Pettis: Chinese NPLs
Remember that there is no such thing as a painless banking crisis and anyone who suggests otherwise should not be taken very seriously. There is always a significant cost, and the cost is almost always borne one way or the other by the household sector. In China, with its already too-low household consumption, it will be very risky to force households to clean up yet another surge in non-performing loans. It would only make it more difficult than ever for China to achieve the rebalancing its economy so urgently needs.
Remember that there is no such thing as a painless banking crisis pezhead9000
The solution to a banking crisis could be relatively painless if some debt-free fiat was distributed to the population along with some fundamental reform.

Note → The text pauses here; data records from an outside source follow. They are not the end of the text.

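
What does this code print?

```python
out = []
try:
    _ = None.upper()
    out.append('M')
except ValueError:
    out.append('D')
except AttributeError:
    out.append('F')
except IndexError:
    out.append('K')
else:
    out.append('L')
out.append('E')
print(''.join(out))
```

Execution trace: 'F' (except AttributeError) → 'E' (after the try/except). Output: FE

Answer: FE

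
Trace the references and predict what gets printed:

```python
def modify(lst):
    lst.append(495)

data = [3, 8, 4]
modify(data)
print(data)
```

Key concept: function modifies passed list.
Step by step:
`data = [3, 8, 4]` → data = [3, 8, 4]
`modify(data)` → data = [3, 8, 4, 495]
`print(data)` → prints [3, 8, 4, 495]

Answer: [3, 8, 4, 495]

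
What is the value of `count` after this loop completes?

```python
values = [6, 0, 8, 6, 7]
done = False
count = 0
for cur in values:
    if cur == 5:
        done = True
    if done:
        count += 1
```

Count elements after first 5 in [6, 0, 8, 6, 7]
`count` takes the values: 0

Answer: 0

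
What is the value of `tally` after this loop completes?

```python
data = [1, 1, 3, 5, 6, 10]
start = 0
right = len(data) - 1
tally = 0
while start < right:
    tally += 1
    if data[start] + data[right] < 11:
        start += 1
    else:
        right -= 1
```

Steps to find pair summing to 11
`tally` takes the values: 0 → 1 → 2 → 3 → 4 → 5

Answer: 5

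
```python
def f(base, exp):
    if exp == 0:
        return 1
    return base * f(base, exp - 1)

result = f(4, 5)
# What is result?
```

f(4, 5) = 4 * 4 * 4 * 4 * 4 = 1024

Answer: 1024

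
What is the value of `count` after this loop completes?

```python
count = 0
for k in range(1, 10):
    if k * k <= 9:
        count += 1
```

Count numbers where k² ≤ 9
`count` takes the values: 0 → 1 → 2 → 3

Answer: 3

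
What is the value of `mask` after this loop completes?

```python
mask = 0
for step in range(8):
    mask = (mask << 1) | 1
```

Build 8 consecutive 1-bits: 0b11111111
`mask` takes the values: 0 → 1 → 3 → 7 → 15 → 31 → 63 → 127 → 255

Answer: 255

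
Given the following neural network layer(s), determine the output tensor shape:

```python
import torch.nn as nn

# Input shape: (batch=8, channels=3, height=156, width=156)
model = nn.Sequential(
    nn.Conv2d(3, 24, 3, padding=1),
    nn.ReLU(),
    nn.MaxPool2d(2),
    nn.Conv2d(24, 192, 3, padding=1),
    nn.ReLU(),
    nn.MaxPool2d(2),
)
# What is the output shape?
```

Input: (8, 3, 156, 156) -> after first Conv2d: (8, 24, 156, 156) -> after first MaxPool2d: (8, 24, 78, 78) -> after second Conv2d: (8, 192, 78, 78) -> Output: (8, 192, 39, 39)

Answer: (8, 192, 39, 39)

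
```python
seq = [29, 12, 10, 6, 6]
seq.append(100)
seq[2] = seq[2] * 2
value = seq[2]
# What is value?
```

Trace:
`seq = [29, 12, 10, 6, 6]` → seq = [29, 12, 10, 6, 6]
`seq.append(100)` → seq = [29, 12, 10, 6, 6, 100]
`seq[2] = seq[2] * 2` → seq = [29, 12, 20, 6, 6, 100]
`value = seq[2]` → value = 20
So value = 20

Answer: 20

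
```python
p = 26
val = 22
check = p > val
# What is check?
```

Trace:
`p = 26` → p = 26
`val = 22` → val = 22
`check = p > val` → check = True
So check = True

Answer: True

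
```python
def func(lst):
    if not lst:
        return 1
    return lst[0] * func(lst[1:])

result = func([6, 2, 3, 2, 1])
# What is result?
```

Product over [6, 2, 3, 2, 1] = 6 * 2 * 3 * 2 * 1 = 72

Answer: 72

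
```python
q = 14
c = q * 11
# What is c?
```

Trace:
`q = 14` → q = 14
`c = q * 11` → c = 154
So c = 154

Answer: 154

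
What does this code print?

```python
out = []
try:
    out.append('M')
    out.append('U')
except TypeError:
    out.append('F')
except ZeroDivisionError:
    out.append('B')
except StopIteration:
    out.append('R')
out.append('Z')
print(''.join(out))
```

Execution trace: 'M' (try body) → 'U' (try body, no exception) → 'Z' (after the try/except). Output: MUZ

Answer: MUZ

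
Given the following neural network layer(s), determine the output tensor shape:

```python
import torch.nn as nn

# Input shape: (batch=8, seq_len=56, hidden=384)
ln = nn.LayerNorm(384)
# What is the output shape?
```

Input: (8, 56, 384) -> Output: (8, 56, 384)

Answer: (8, 56, 384)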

and anyone who suggests otherwise should not be taken very seriously. pezhead9000
So far, no one has been able to refute my reform suggestions.
There won’t be a Minsky moment(outright default). They’ll keep printing money to sustain high real estate prices, so there won’t be many defaults.
Yes it’s a credit fueled growth, but credit can be paid for by printed money these days.
Check out the balance sheet of China’s banking system. There was an unexplained increase of some 2.7 trillion yuan in deposits in the first quarter of this year. This amount can not be attributed to trade surplus, foreign investment or “hot money”. The good thing about a totalitarian regime is, they don’t have to explain anything to anyone.
There’s your Minsky moment, which happened quietly behind the scenes.